Template:Concurrent liability

Revision as of 10:38, 28 June 2016 by Amwelladmin (talk | contribs)

Citizens and brethren attorneys will occasionally caution you that the four corners of a contract might not be the extent of your liability: You might get sued in tort.

You what?

Extraordinary though it seems, technically it is true. Lord Scarman's sensible observations in Tai Hing Cotton Mills v Liu Chong Hing Bank, that there isn't "anything to the advantage of the law's development in searching for a liability in tort where the parties are in a contractual relationship" has been long since overruled - 1995's Henderson v Merrett being the most prominent example.
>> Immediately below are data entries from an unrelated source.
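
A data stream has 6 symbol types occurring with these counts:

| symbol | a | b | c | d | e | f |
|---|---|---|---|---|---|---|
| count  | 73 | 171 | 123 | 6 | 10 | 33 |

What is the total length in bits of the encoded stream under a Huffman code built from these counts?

848

Build the Huffman tree bottom-up:
combine d(6), e(10) → 16
combine 16, f(33) → 49
combine 49, a(73) → 122
combine 122, c(123) → 245
combine b(171), 245 → 416
The encoded length is the sum of every internal node's weight: 16 + 49 + 122 + 245 + 416 = 848 bits.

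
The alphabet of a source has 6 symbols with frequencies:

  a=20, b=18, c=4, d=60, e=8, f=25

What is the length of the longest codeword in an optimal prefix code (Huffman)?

4

Merge the two lowest-weight nodes at each step:
merge c(4) and e(8): 12
merge 12 and b(18): 30
merge a(20) and f(25): 45
merge 30 and 45: 75
merge d(60) and 75: 135
Maximum depth reached is 4.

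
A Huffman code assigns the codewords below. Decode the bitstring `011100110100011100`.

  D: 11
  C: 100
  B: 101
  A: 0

ADCDACADC

Read left to right; each codeword is recognised as soon as it completes (prefix code):
  0→A | 11→D | 100→C | 11→D | 0→A | 100→C | 0→A | 11→D | 100→C
Decoded message: ADCDACADC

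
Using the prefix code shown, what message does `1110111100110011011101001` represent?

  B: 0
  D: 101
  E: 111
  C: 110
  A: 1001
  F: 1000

EBEAADCA

Read left to right; each codeword is recognised as soon as it completes (prefix code):
  111→E | 0→B | 111→E | 1001→A | 1001→A | 101→D | 110→C | 1001→A
Decoded message: EBEAADCA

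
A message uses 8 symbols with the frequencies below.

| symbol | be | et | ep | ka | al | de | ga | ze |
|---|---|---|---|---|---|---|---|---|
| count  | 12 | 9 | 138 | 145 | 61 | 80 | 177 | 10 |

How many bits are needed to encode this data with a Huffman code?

Merge the two smallest weights repeatedly:
merge et(9) and ze(10): 19
merge be(12) and 19: 31
merge 31 and al(61): 92
merge de(80) and 92: 172
merge ep(138) and ka(145): 283
merge 172 and ga(177): 349
merge 283 and 349: 632
Each symbol's bit-cost is frequency × depth; summing gives 1578 bits (equivalently 19 + 31 + 92 + 172 + 283 + 349 + 632).

1578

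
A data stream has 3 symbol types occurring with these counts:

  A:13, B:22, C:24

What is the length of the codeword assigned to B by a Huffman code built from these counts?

Huffman merges, smallest pair first:
combine A(13), B(22) → 35
combine C(24), 35 → 59
B sits 2 levels below the root, so its codeword is 2 bits.

2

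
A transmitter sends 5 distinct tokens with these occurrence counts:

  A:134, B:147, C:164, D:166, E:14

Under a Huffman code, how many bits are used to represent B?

Huffman merges, smallest pair first:
E(14) + A(134) → 148
B(147) + 148 → 295
C(164) + D(166) → 330
295 + 330 → 625
The subtree containing B is merged 2 times, so code length = 2.

2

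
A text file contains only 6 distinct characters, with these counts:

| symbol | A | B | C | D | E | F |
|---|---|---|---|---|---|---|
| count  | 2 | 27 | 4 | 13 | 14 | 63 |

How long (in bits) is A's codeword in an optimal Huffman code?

5

Repeatedly merge the two smallest:
merge A(2) and C(4): 6
merge 6 and D(13): 19
merge E(14) and 19: 33
merge B(27) and 33: 60
merge 60 and F(63): 123
The subtree containing A is merged 5 times, so code length = 5.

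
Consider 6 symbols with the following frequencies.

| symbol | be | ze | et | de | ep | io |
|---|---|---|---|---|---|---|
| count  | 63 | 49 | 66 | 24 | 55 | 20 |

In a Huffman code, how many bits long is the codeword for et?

2

Repeatedly merge the two smallest:
combine io(20), de(24) → 44
combine 44, ze(49) → 93
combine ep(55), be(63) → 118
combine et(66), 93 → 159
combine 118, 159 → 277
et's leaf is at depth 2, giving a 2-bit codeword.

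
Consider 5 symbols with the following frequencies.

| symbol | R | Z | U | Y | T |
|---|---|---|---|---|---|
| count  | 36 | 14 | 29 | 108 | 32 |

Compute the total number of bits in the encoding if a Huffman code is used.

Build the Huffman tree bottom-up:
combine Z(14), U(29) → 43
combine T(32), R(36) → 68
combine 43, 68 → 111
combine Y(108), 111 → 219
Total encoded bits = sum of merged weights = 43 + 68 + 111 + 219 = 441.

441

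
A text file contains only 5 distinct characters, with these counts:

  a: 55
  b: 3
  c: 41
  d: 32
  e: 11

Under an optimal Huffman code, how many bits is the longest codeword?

4

Merge the two lowest-weight nodes at each step:
combine b(3), e(11) → 14
combine 14, d(32) → 46
combine c(41), 46 → 87
combine a(55), 87 → 142
The first pair merged (b, e) ends up deepest, at depth 4.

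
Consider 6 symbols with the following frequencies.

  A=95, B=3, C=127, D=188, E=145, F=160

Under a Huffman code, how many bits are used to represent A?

4

Build the tree from the bottom:
merge B(3) and A(95): 98
merge 98 and C(127): 225
merge E(145) and F(160): 305
merge D(188) and 225: 413
merge 305 and 413: 718
A's leaf is at depth 4, giving a 4-bit codeword.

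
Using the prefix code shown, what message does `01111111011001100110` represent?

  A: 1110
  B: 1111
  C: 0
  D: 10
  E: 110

CBAECECE

Read left to right; each codeword is recognised as soon as it completes (prefix code):
  0→C | 1111→B | 1110→A | 110→E | 0→C | 110→E | 0→C | 110→E
Decoded message: CBAECECE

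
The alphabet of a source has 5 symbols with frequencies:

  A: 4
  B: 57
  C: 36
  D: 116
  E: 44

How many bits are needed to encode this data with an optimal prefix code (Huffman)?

Greedily combine the two least-frequent nodes:
A(4) + C(36) → 40
40 + E(44) → 84
B(57) + 84 → 141
D(116) + 141 → 257
Each symbol's bit-cost is frequency × depth; summing gives 522 bits (equivalently 40 + 84 + 141 + 257).

522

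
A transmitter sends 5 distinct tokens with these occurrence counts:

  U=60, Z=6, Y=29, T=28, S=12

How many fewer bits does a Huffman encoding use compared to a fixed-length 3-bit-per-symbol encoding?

Fixed-length: 3 bits × 135 symbols = 405 bits.
Huffman merges:
combine Z(6), S(12) → 18
combine 18, T(28) → 46
combine Y(29), 46 → 75
combine U(60), 75 → 135
Huffman total = 18 + 46 + 75 + 135 = 274 bits.
Saving = 405 − 274 = 131 bits.

131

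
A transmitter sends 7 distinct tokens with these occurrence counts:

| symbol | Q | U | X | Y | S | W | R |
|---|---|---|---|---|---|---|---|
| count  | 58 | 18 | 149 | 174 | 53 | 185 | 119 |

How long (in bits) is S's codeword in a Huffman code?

Build the tree from the bottom:
U(18) + S(53) → 71
Q(58) + 71 → 129
R(119) + 129 → 248
X(149) + Y(174) → 323
W(185) + 248 → 433
323 + 433 → 756
S sits 5 levels below the root, so its codeword is 5 bits.

5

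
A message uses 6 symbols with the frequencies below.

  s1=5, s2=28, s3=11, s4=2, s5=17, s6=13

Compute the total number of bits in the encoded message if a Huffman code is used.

Build the Huffman tree bottom-up:
combine s4(2), s1(5) → 7
combine 7, s3(11) → 18
combine s6(13), s5(17) → 30
combine 18, s2(28) → 46
combine 30, 46 → 76
Total encoded bits = sum of merged weights = 7 + 18 + 30 + 46 + 76 = 177.

177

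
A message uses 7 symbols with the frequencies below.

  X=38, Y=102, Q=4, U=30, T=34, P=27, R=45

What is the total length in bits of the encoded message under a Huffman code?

724

Greedily combine the two least-frequent nodes:
Q(4) + P(27) → 31
U(30) + 31 → 61
T(34) + X(38) → 72
R(45) + 61 → 106
72 + Y(102) → 174
106 + 174 → 280
The encoded length is the sum of every internal node's weight: 31 + 61 + 72 + 106 + 174 + 280 = 724 bits.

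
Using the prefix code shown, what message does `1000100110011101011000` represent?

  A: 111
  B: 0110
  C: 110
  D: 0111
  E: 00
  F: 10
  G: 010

Read left to right; each codeword is recognised as soon as it completes (prefix code):
  10→F | 00→E | 10→F | 0110→B | 0111→D | 010→G | 110→C | 00→E
Decoded message: FEFBDGCE

FEFBDGCE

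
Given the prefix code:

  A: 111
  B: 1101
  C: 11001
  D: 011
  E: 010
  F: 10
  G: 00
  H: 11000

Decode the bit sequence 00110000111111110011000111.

Read left to right; each codeword is recognised as soon as it completes (prefix code):
  00→G | 11000→H | 011→D | 111→A | 111→A | 00→G | 11000→H | 111→A
Decoded message: GHDAAGHA

GHDAAGHA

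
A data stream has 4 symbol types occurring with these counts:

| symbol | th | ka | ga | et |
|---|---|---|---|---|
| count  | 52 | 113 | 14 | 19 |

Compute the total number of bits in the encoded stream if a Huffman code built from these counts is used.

316

Build the Huffman tree bottom-up:
combine ga(14), et(19) → 33
combine 33, th(52) → 85
combine 85, ka(113) → 198
Total encoded bits = sum of merged weights = 33 + 85 + 198 = 316.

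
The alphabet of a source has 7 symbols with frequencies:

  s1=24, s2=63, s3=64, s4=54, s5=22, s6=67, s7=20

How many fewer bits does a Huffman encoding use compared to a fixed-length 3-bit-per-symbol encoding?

Fixed-length: 3 bits × 314 symbols = 942 bits.
Huffman merges:
merge s7(20) and s5(22): 42
merge s1(24) and 42: 66
merge s4(54) and s2(63): 117
merge s3(64) and 66: 130
merge s6(67) and 117: 184
merge 130 and 184: 314
Huffman total = 42 + 66 + 117 + 130 + 184 + 314 = 853 bits.
Saving = 942 − 853 = 89 bits.

89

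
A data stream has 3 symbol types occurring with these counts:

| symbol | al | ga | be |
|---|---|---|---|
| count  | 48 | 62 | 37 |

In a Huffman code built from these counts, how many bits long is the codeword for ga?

1

Repeatedly merge the two smallest:
merge be(37) and al(48): 85
merge ga(62) and 85: 147
ga sits one level below the root: a 1-bit codeword.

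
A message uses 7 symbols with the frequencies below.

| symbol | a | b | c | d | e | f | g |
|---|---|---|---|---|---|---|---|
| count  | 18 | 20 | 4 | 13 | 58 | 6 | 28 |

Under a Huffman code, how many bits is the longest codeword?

Merge the two lowest-weight nodes at each step:
c(4) + f(6) → 10
10 + d(13) → 23
a(18) + b(20) → 38
23 + g(28) → 51
38 + 51 → 89
e(58) + 89 → 147
Maximum depth reached is 5.

5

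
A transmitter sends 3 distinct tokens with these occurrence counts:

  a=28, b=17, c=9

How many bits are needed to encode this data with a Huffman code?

Merge the two smallest weights repeatedly:
combine c(9), b(17) → 26
combine 26, a(28) → 54
Total encoded bits = sum of merged weights = 26 + 54 = 80.

80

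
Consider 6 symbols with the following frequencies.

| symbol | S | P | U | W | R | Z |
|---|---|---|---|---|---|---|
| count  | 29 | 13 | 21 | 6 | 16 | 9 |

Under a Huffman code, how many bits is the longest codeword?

Merge the two lowest-weight nodes at each step:
W(6) + Z(9) → 15
P(13) + 15 → 28
R(16) + U(21) → 37
28 + S(29) → 57
37 + 57 → 94
The first pair merged (W, Z) ends up deepest, at depth 4.

4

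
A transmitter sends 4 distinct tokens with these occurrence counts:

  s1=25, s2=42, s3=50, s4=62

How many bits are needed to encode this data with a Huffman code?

Merge the two smallest weights repeatedly:
merge s1(25) and s2(42): 67
merge s3(50) and s4(62): 112
merge 67 and 112: 179
The encoded length is the sum of every internal node's weight: 67 + 112 + 179 = 358 bits.

358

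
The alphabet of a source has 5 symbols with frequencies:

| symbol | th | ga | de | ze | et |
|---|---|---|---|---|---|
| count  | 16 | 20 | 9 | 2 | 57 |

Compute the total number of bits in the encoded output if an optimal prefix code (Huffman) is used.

189

Merge the two smallest weights repeatedly:
combine ze(2), de(9) → 11
combine 11, th(16) → 27
combine ga(20), 27 → 47
combine 47, et(57) → 104
Each symbol's bit-cost is frequency × depth; summing gives 189 bits (equivalently 11 + 27 + 47 + 104).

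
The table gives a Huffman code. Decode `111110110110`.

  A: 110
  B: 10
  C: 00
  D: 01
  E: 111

Read left to right; each codeword is recognised as soon as it completes (prefix code):
  111→E | 110→A | 110→A | 110→A
Decoded message: EAAA

EAAA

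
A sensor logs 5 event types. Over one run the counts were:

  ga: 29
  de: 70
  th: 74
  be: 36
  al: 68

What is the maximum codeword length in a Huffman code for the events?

Merge the two lowest-weight nodes at each step:
ga(29) + be(36) → 65
65 + al(68) → 133
de(70) + th(74) → 144
133 + 144 → 277
The first pair merged (ga, be) ends up deepest, at depth 3.

3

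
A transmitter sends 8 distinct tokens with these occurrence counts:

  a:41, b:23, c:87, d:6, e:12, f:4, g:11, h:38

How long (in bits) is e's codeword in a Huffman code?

4

Huffman merges, smallest pair first:
merge f(4) and d(6): 10
merge 10 and g(11): 21
merge e(12) and 21: 33
merge b(23) and 33: 56
merge h(38) and a(41): 79
merge 56 and 79: 135
merge c(87) and 135: 222
e sits 4 levels below the root, so its codeword is 4 bits.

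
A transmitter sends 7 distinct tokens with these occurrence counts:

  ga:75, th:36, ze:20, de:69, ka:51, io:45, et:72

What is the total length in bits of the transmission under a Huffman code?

Build the Huffman tree bottom-up:
combine ze(20), th(36) → 56
combine io(45), ka(51) → 96
combine 56, de(69) → 125
combine et(72), ga(75) → 147
combine 96, 125 → 221
combine 147, 221 → 368
Each symbol's bit-cost is frequency × depth; summing gives 1013 bits (equivalently 56 + 96 + 125 + 147 + 221 + 368).

1013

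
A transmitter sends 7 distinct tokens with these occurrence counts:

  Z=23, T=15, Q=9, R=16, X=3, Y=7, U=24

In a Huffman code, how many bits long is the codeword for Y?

4

Build the tree from the bottom:
X(3) + Y(7) → 10
Q(9) + 10 → 19
T(15) + R(16) → 31
19 + Z(23) → 42
U(24) + 31 → 55
42 + 55 → 97
Y sits 4 levels below the root, so its codeword is 4 bits.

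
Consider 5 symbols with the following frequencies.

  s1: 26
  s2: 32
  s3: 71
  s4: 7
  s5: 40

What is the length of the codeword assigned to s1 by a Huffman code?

Repeatedly merge the two smallest:
combine s4(7), s1(26) → 33
combine s2(32), 33 → 65
combine s5(40), 65 → 105
combine s3(71), 105 → 176
s1 sits 4 levels below the root, so its codeword is 4 bits.

4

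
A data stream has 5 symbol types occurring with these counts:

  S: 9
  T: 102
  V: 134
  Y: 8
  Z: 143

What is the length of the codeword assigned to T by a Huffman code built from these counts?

Huffman merges, smallest pair first:
Y(8) + S(9) → 17
17 + T(102) → 119
119 + V(134) → 253
Z(143) + 253 → 396
T sits 3 levels below the root, so its codeword is 3 bits.

3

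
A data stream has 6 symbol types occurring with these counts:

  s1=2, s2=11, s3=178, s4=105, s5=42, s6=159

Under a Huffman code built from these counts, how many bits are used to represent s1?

5

Huffman merges, smallest pair first:
s1(2) + s2(11) → 13
13 + s5(42) → 55
55 + s4(105) → 160
s6(159) + 160 → 319
s3(178) + 319 → 497
s1's leaf is at depth 5, giving a 5-bit codeword.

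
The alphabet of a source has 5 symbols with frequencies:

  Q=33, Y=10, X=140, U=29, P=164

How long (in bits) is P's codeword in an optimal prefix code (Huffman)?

1

Repeatedly merge the two smallest:
Y(10) + U(29) → 39
Q(33) + 39 → 72
72 + X(140) → 212
P(164) + 212 → 376
P is a child of the root — depth 1, so its codeword is a single bit.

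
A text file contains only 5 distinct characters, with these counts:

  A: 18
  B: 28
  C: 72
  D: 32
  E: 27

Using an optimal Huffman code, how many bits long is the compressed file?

Merge the two smallest weights repeatedly:
A(18) + E(27) → 45
B(28) + D(32) → 60
45 + 60 → 105
C(72) + 105 → 177
Total encoded bits = sum of merged weights = 45 + 60 + 105 + 177 = 387.

387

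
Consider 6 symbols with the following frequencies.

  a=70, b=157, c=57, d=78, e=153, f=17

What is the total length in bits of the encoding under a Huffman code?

1282

Build the Huffman tree bottom-up:
f(17) + c(57) → 74
a(70) + 74 → 144
d(78) + 144 → 222
e(153) + b(157) → 310
222 + 310 → 532
The encoded length is the sum of every internal node's weight: 74 + 144 + 222 + 310 + 532 = 1282 bits.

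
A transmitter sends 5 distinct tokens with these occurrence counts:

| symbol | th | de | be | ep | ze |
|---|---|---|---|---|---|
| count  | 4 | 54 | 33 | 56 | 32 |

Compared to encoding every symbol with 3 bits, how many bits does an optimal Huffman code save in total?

143

Fixed-length: 3 bits × 179 symbols = 537 bits.
Huffman merges:
th(4) + ze(32) → 36
be(33) + 36 → 69
de(54) + ep(56) → 110
69 + 110 → 179
Huffman total = 36 + 69 + 110 + 179 = 394 bits.
Saving = 537 − 394 = 143 bits.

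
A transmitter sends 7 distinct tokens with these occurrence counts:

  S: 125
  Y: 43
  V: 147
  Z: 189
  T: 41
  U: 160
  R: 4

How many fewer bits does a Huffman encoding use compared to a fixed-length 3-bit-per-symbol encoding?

363

Fixed-length: 3 bits × 709 symbols = 2127 bits.
Huffman merges:
merge R(4) and T(41): 45
merge Y(43) and 45: 88
merge 88 and S(125): 213
merge V(147) and U(160): 307
merge Z(189) and 213: 402
merge 307 and 402: 709
Huffman total = 45 + 88 + 213 + 307 + 402 + 709 = 1764 bits.
Saving = 2127 − 1764 = 363 bits.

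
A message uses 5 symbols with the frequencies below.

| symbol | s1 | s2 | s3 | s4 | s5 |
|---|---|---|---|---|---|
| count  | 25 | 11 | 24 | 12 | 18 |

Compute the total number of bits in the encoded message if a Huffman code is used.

Build the Huffman tree bottom-up:
combine s2(11), s4(12) → 23
combine s5(18), 23 → 41
combine s3(24), s1(25) → 49
combine 41, 49 → 90
Total encoded bits = sum of merged weights = 23 + 41 + 49 + 90 = 203.

203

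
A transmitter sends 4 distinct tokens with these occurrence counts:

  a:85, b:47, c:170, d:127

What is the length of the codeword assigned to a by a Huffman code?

3

Huffman merges, smallest pair first:
combine b(47), a(85) → 132
combine d(127), 132 → 259
combine c(170), 259 → 429
The subtree containing a is merged 3 times, so code length = 3.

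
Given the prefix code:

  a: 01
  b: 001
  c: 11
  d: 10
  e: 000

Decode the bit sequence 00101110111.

Read left to right; each codeword is recognised as soon as it completes (prefix code):
  001→b | 01→a | 11→c | 01→a | 11→c
Decoded message: bacac

bacac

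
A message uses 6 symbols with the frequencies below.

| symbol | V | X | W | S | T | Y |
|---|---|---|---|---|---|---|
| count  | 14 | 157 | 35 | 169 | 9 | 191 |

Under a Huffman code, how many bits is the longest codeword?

4

Merge the two lowest-weight nodes at each step:
merge T(9) and V(14): 23
merge 23 and W(35): 58
merge 58 and X(157): 215
merge S(169) and Y(191): 360
merge 215 and 360: 575
The rarest symbols sit at the bottom; the longest codeword is 4 bits.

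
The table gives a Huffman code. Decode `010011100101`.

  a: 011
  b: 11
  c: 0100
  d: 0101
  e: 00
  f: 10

Read left to right; each codeword is recognised as soon as it completes (prefix code):
  0100→c | 11→b | 10→f | 0101→d
Decoded message: cbfd

cbfd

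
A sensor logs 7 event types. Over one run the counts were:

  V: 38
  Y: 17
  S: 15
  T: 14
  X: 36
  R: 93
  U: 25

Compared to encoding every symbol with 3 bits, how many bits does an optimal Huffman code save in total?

Fixed-length: 3 bits × 238 symbols = 714 bits.
Huffman merges:
merge T(14) and S(15): 29
merge Y(17) and U(25): 42
merge 29 and X(36): 65
merge V(38) and 42: 80
merge 65 and 80: 145
merge R(93) and 145: 238
Huffman total = 29 + 42 + 65 + 80 + 145 + 238 = 599 bits.
Saving = 714 − 599 = 115 bits.

115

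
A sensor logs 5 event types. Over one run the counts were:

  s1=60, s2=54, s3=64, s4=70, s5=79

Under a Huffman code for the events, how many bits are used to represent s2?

Huffman merges, smallest pair first:
combine s2(54), s1(60) → 114
combine s3(64), s4(70) → 134
combine s5(79), 114 → 193
combine 134, 193 → 327
s2's leaf is at depth 3, giving a 3-bit codeword.

3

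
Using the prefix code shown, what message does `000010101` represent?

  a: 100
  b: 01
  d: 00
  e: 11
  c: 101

Read left to right; each codeword is recognised as soon as it completes (prefix code):
  00→d | 00→d | 101→c | 01→b
Decoded message: ddcb

ddcb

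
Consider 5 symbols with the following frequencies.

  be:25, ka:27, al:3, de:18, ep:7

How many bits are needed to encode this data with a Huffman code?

Greedily combine the two least-frequent nodes:
combine al(3), ep(7) → 10
combine 10, de(18) → 28
combine be(25), ka(27) → 52
combine 28, 52 → 80
Total encoded bits = sum of merged weights = 10 + 28 + 52 + 80 = 170.

170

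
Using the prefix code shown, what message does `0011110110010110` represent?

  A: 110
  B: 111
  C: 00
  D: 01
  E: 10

CBEADDE

Read left to right; each codeword is recognised as soon as it completes (prefix code):
  00→C | 111→B | 10→E | 110→A | 01→D | 01→D | 10→E
Decoded message: CBEADDE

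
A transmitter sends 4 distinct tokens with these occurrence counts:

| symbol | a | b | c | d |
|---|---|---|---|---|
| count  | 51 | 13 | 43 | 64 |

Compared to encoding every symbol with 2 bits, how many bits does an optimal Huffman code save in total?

8

Fixed-length: 2 bits × 171 symbols = 342 bits.
Huffman merges:
b(13) + c(43) → 56
a(51) + 56 → 107
d(64) + 107 → 171
Huffman total = 56 + 107 + 171 = 334 bits.
Saving = 342 − 334 = 8 bits.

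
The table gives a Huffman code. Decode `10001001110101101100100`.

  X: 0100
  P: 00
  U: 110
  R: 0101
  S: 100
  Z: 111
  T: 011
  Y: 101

SXZRYSS

Read left to right; each codeword is recognised as soon as it completes (prefix code):
  100→S | 0100→X | 111→Z | 0101→R | 101→Y | 100→S | 100→S
Decoded message: SXZRYSS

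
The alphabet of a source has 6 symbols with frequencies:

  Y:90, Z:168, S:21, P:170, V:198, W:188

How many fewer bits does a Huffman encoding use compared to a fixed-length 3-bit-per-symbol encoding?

445

Fixed-length: 3 bits × 835 symbols = 2505 bits.
Huffman merges:
merge S(21) and Y(90): 111
merge 111 and Z(168): 279
merge P(170) and W(188): 358
merge V(198) and 279: 477
merge 358 and 477: 835
Huffman total = 111 + 279 + 358 + 477 + 835 = 2060 bits.
Saving = 2505 − 2060 = 445 bits.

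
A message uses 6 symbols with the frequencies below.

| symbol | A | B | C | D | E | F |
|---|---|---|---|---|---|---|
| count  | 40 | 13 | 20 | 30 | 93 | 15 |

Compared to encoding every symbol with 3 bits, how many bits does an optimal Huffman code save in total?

Fixed-length: 3 bits × 211 symbols = 633 bits.
Huffman merges:
combine B(13), F(15) → 28
combine C(20), 28 → 48
combine D(30), A(40) → 70
combine 48, 70 → 118
combine E(93), 118 → 211
Huffman total = 28 + 48 + 70 + 118 + 211 = 475 bits.
Saving = 633 − 475 = 158 bits.

158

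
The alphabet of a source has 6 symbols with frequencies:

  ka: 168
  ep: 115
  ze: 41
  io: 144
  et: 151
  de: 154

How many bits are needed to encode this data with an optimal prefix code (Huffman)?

1997

Greedily combine the two least-frequent nodes:
ze(41) + ep(115) → 156
io(144) + et(151) → 295
de(154) + 156 → 310
ka(168) + 295 → 463
310 + 463 → 773
The encoded length is the sum of every internal node's weight: 156 + 295 + 310 + 463 + 773 = 1997 bits.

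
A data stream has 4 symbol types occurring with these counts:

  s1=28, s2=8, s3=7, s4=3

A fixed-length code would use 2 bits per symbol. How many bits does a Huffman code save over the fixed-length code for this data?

18

Fixed-length: 2 bits × 46 symbols = 92 bits.
Huffman merges:
s4(3) + s3(7) → 10
s2(8) + 10 → 18
18 + s1(28) → 46
Huffman total = 10 + 18 + 46 = 74 bits.
Saving = 92 − 74 = 18 bits.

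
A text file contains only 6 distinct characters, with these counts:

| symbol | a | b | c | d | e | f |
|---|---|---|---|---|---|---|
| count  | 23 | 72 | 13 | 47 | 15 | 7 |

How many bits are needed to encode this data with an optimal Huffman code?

Greedily combine the two least-frequent nodes:
f(7) + c(13) → 20
e(15) + 20 → 35
a(23) + 35 → 58
d(47) + 58 → 105
b(72) + 105 → 177
The encoded length is the sum of every internal node's weight: 20 + 35 + 58 + 105 + 177 = 395 bits.

395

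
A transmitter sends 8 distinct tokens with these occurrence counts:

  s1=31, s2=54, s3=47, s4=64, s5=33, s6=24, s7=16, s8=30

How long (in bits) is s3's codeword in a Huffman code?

Build the tree from the bottom:
s7(16) + s6(24) → 40
s8(30) + s1(31) → 61
s5(33) + 40 → 73
s3(47) + s2(54) → 101
61 + s4(64) → 125
73 + 101 → 174
125 + 174 → 299
The subtree containing s3 is merged 3 times, so code length = 3.

3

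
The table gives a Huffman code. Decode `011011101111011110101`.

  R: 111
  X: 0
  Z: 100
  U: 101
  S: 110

Read left to right; each codeword is recognised as soon as it completes (prefix code):
  0→X | 110→S | 111→R | 0→X | 111→R | 101→U | 111→R | 0→X | 101→U
Decoded message: XSRXRURXU

XSRXRURXU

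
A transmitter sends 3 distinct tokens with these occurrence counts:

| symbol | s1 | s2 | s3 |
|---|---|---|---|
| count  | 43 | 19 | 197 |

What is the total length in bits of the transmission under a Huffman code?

Build the Huffman tree bottom-up:
combine s2(19), s1(43) → 62
combine 62, s3(197) → 259
Each symbol's bit-cost is frequency × depth; summing gives 321 bits (equivalently 62 + 259).

321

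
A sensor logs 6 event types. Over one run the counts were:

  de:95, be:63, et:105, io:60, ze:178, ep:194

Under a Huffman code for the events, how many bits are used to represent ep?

Huffman merges, smallest pair first:
combine io(60), be(63) → 123
combine de(95), et(105) → 200
combine 123, ze(178) → 301
combine ep(194), 200 → 394
combine 301, 394 → 695
The subtree containing ep is merged 2 times, so code length = 2.

2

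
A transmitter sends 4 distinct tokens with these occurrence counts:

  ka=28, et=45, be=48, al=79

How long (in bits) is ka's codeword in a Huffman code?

Huffman merges, smallest pair first:
ka(28) + et(45) → 73
be(48) + 73 → 121
al(79) + 121 → 200
The subtree containing ka is merged 3 times, so code length = 3.

3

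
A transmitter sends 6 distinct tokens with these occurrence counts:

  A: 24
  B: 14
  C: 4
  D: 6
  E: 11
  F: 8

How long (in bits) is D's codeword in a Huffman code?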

But these are typically "builders' liability" cases where the defendant contracted with person A who, sold the house to person B before it, inevitably, collapsed. Uniquely here, there is a gap between contractual bat and pad:

These are unusual cases. In the normal run of things there's little to be said for concurrent liability. In a straightforward bilateral contract with no aggrieved Person B, it would be absurd for tortious duties that arise at general law to widen or constrict the allocation of risk set out in the contract. You can contract out of tortious duties (even if that isn't obvious in principle to you, Lord Goff said so in Merrett v Henderson). Unless your contract is uncommonly vague, by just having one you will have done so.You can always explicitly exclude tortious liability in the contract if you are really worried about it (though it does look a little "for the avoidance of doubt to this pair of eyes. It's not hard to do:

This is a contract. Neither party will be liable to the other in tort under this agreement.